Second, the council recognized the city’s Climate Protection Task Force for their great work on the city’s award winning Local Climate Action Plan. Stay tuned, the next big steps are coming, we’ll talk about them after Labor Day.

We now return to EIR Week, already in progress.

…the EIR on the Transportation Element Update is already released and taking public comment now (you can email your comments to the City’s Planning Department until 9/22/08), it seemed like a good time to write a few things I’ve been meaning to write for a long time. Today’s exciting topic: “Induced Traffic.”

The concept of “induced traffic” (page 5 is it doesn’t open to it automatically) says that as you add more traffic capacity, the free flowing lanes actually encourage more people to drive and in the end leads to further congestion, just on bigger roads. Quite literally, research (including this 2000 study) shows that trips are actually added that would not have happened otherwise.

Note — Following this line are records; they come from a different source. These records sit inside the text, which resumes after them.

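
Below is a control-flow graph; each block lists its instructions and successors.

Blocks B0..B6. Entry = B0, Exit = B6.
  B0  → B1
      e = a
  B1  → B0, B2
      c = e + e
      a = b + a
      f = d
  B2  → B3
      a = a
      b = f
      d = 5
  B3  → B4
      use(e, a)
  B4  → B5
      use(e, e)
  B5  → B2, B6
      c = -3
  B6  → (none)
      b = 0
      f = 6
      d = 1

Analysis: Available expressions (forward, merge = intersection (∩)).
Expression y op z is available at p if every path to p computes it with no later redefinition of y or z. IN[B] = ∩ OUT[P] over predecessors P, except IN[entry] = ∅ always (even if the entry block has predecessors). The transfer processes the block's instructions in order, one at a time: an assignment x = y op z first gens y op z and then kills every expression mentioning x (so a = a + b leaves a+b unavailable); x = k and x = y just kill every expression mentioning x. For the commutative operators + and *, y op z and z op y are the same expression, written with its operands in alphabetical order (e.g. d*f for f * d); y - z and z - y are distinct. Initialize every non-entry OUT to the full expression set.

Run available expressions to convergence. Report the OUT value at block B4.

Answer: {e+e}

Trace:
Fixpoint table:
  B0:  IN={}  OUT={}
  B1:  IN={}  OUT={e+e}
  B2:  IN={e+e}  OUT={e+e}
  B3:  IN={e+e}  OUT={e+e}
  B4:  IN={e+e}  OUT={e+e}
  B5:  IN={e+e}  OUT={e+e}
  B6:  IN={e+e}  OUT={e+e}

Merge at B4: IN[B4] = OUT[B3] = {e+e}
Applying B4's transfer function to that IN value gives OUT[B4] (row B4 above).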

“After accounting for other important determinants of travel and for potential simultaneity bias, the estimated elasticity between VMT and lane-miles is estimated at 0.2 to 0.6. This implies that a 10% increase in lane-mileage can result in anywhere from a 2 to 6% increase in total VMT.”  [p. 13]

In Alameda, this encouragement has a major impact on smaller residential streets. While traffic on Otis Dr or Park Street might flow more freely in particular places, there will be more traffic on them, travelling at higher speeds, not to mention more traffic on streets leading to them.

This is one of the reasons I question whether a new bridge (if it was actually feasible) would be in the best interest of our community. The end result would be more traffic on all streets. More crosstown traffic, meaning major impacts on Santa Clara, Buena Vista, Lincoln, etc.